La base del sistema è un’architettura a quattro livelli, composta dal modello linguistico, dagli agenti, dalle competenze professionali e dagli strumenti applicativi. Il modello costituisce il nucleo cognitivo: interpreta conoscenze specialistiche e informazioni multimodali, genera possibili soluzioni e prepara il piano di lavoro. Gli altri livelli collegano questa elaborazione agli strumenti e agli scenari operativi richiesti dal settore chimico.
Gli agenti intelligenti assumono invece il ruolo esecutivo. Possono suddividere un obiettivo in passaggi, richiamare strumenti professionali, controllare i risultati e modificare il piano quando emergono anomalie. Ne deriva un ciclo chiuso di validazione che unisce comprensione, ragionamento, pianificazione, esecuzione e verifica, superando il tradizionale schema basato esclusivamente su domande, risposte e generazione di testo.
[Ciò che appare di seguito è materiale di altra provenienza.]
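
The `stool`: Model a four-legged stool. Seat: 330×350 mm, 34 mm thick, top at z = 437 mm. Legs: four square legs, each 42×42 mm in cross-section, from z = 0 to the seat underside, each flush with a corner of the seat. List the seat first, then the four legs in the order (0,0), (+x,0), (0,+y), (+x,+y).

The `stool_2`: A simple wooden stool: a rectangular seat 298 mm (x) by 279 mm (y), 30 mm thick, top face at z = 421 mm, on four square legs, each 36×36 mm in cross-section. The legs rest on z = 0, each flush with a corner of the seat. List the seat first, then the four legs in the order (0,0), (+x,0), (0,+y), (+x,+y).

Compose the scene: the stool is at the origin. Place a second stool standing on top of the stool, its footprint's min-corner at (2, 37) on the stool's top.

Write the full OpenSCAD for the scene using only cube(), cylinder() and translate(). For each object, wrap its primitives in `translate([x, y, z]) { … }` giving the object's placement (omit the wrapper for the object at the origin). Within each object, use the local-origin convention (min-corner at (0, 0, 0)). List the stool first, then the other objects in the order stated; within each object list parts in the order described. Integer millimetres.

translate([0, 0, 403]) cube([330, 350, 34]);
cube([42, 42, 403]);
translate([288, 0, 0]) cube([42, 42, 403]);
translate([0, 308, 0]) cube([42, 42, 403]);
translate([288, 308, 0]) cube([42, 42, 403]);
translate([2, 37, 437]) {
  translate([0, 0, 391]) cube([298, 279, 30]);
  cube([36, 36, 391]);
  translate([262, 0, 0]) cube([36, 36, 391]);
  translate([0, 243, 0]) cube([36, 36, 391]);
  translate([262, 243, 0]) cube([36, 36, 391]);
}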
I test condotti con un sistema di valutazione dedicato alla chimica indicano un’accuratezza testuale dell’81,96% e un risultato multimodale dell’80,75%. Rispetto alla versione 3.0, i punteggi complessivi sono migliorati rispettivamente del 20,2% e del 31,4%. I dati descrivono progressi consistenti, anche se non equivalgono ancora a una certificazione per l’impiego autonomo in impianti reali o in processi critici.
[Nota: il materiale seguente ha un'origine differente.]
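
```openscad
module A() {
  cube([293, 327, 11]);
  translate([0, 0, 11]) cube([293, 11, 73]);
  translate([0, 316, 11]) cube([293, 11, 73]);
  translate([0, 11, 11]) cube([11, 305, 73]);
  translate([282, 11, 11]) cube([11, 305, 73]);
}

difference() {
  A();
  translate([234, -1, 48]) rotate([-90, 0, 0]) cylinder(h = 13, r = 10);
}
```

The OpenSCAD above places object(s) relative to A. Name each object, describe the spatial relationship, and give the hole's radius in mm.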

La piattaforma conta più di 300 imprese chimiche, università e istituti di ricerca registrati, mentre l’utilizzo cumulativo ha superato 14 milioni di chiamate API. Il tentativo di portare i modelli generativi dentro le discipline scientifiche richiama la strategia della startup AI di Jeff Bezos per ingegneria e fisica, ma ChemELLM concentra l’intera struttura su procedure, dati e vincoli propri dell’industria chimica.
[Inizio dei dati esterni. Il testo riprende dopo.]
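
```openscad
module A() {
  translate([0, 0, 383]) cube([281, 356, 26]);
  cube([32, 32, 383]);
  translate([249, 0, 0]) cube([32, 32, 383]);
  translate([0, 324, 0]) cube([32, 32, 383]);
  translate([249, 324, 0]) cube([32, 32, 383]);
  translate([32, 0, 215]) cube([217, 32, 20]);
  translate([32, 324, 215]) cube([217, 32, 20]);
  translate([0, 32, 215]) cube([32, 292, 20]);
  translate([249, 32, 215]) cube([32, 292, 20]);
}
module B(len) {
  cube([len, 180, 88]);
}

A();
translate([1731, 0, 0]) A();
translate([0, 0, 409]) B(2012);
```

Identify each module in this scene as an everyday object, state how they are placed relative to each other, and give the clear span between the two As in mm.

A is a stool. B is a beam. A beam spans the tops of two stools. The clear span between the two stools is 1450 mm.

Second stool starts at x = 1731; first ends at x = 281; clear span = 1731 − 281 = 1450 mm.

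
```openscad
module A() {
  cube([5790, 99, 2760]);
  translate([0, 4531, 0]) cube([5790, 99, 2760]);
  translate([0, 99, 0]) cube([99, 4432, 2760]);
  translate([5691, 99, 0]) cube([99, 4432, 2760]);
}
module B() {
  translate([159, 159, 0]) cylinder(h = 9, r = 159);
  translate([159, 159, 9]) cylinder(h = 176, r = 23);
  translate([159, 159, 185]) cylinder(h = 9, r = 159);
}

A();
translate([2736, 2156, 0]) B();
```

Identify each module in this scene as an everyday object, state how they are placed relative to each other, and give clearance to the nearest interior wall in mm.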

Il prossimo ChemELLM 4.0 dovrebbe introdurre capacità superiori di ragionamento e pianificazione multi-strumento. Il processo di conversione del metanolo in olefine verrà utilizzato come scenario di validazione per integrare ricerca di laboratorio, progettazione ingegneristica e funzionamento dell’impianto. L’obiettivo dichiarato è una transizione continua dal laboratorio alla fabbrica, mantenendo nello stesso flusso digitale analisi, decisioni, esecuzione e controllo.